Il tempo per agire – Nell’agosto 2022, reagendo alla minaccia di un taglio dell’offerta dalla Russia, gli Stati membri si sono impegnati a ridurre il consumo di gas di almeno il 15% entro il 31 marzo 2023. Per la coalizione “questa misura è molto inferiore a quanto necessario” e neppure l’Europa “può permettersi di aspettare altri tre decenni per ridurre del 40% il suo utilizzo di plastica vergine nei settori dell’imballaggio e degli articoli per la casa, automobilistico ed edile”. Uno scenario, quest’ultimo, proposto nella relazione sui percorsi per decarbonizzare e migliorare la circolarità del sistema della plastica in Europa, presentata ad aprile 2022 da Systemiq e commissionata da Plastics Europe, che rappresenta l’industria della plastica. Per la coalizione Break Free From Plastic la riduzione della produzione da 50 a 29 megatonnellate dovrebbe essere raggiunta entro il 2030 ed è proprio da quei sette Paesi, Italia compresa, che bisogna partire. Con la revisione della direttiva sugli imballaggi e “l’introduzione di un limite all’imballaggio globale immesso sul mercato dell’Ue che diminuirebbe nel tempo e lo sviluppo di sistemi di riutilizzo, con obiettivi ambiziosi e vincolanti”.

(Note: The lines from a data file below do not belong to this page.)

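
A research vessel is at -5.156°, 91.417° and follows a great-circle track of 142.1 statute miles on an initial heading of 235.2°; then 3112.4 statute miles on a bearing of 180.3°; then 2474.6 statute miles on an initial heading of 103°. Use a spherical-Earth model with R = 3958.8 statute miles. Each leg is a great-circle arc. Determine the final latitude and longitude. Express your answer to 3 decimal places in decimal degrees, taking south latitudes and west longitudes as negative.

Apply the spherical direct solution leg by leg, carrying full precision between legs.
Leg 1: from (-5.156°, 91.417°), δ = 142.1/3958.8 = 0.035895 rad, θ = 235.2° → φ = -6.327°, λ = 89.718°.
Leg 2: from (-6.327°, 89.718°), δ = 3112.4/3958.8 = 0.786198 rad, θ = 180.3° → φ = -51.372°, λ = 89.378°.
Leg 3: from (-51.372°, 89.378°), δ = 2474.6/3958.8 = 0.625088 rad, θ = 103° → φ = -45.698°, λ = 144.099°.

latitude -45.698°, longitude 144.099°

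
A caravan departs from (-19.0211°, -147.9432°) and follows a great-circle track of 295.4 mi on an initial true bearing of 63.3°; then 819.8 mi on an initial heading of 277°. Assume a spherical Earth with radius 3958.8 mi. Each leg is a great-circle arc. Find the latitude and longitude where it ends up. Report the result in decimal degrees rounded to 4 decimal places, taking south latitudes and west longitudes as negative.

latitude -15.2553°, longitude -156.1603°

Apply the spherical direct solution leg by leg, carrying full precision between legs.
Leg 1: from (-19.0211°, -147.9432°), δ = 295.4/3958.8 = 0.074619 rad, θ = 63.3° → φ = -17.0581°, λ = -143.9485°.
Leg 2: from (-17.0581°, -143.9485°), δ = 819.8/3958.8 = 0.207083 rad, θ = 277° → φ = -15.2553°, λ = -156.1603°.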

Imballaggi, il potenziale tra riduzione e riciclo – Solo dimezzando gli imballaggi in plastica immessi sul mercato entro il 2030 nella revisione della direttiva – si spiega nel rapporto – si potrebbero potenzialmente ridurre di un quinto i combustibili fossili destinati alla produzione di plastica. “Significherebbe una riduzione del 4% del consumo industriale di gas fossile nell’Ue rispetto al consumo nel 2020 – stima la coalizione – ossia 5 miliardi di metri cubi, all’incirca quanto il consumo finale di gas, sempre nel 2020, della Repubblica Ceca o della Slovacchia”. Nei grandi paesi produttori di plastica si tratterebbe di una riduzione del consumo industriale di gas fossile pari al 7% in Belgio, al 5% in Germania e al 9% nei Paesi Bassi. Per il consumo industriale di petrolio e prodotti petroliferi, si stima una riduzione potenziale del 6% nell’Ue (6 milioni di tonnellate di petrolio), del 13% in Belgio, dell’8% in Germania e del 14% nei Paesi Bassi. Per l’Italia se la percentuale di riduzione del consumo di gas si ferma all’1,69% (su quello industriale), quella del petrolio è del 5,2%. A questi, vanno aggiunti i risparmi che si ricaverebbero riuscendo ad arrivare, entro il 2030, al 90% degli imballaggi di plastica riciclato meccanicamente in modo sicuro in nuovi imballaggi: si potrebbero risparmiare oltre 6 miliardi di metri cubi di gas (per l’Italia il 2% del consumo industriale) e quasi 9 milioni di tonnellate di petrolio rispetto al 2020 (per l’Italia oltre il 6%).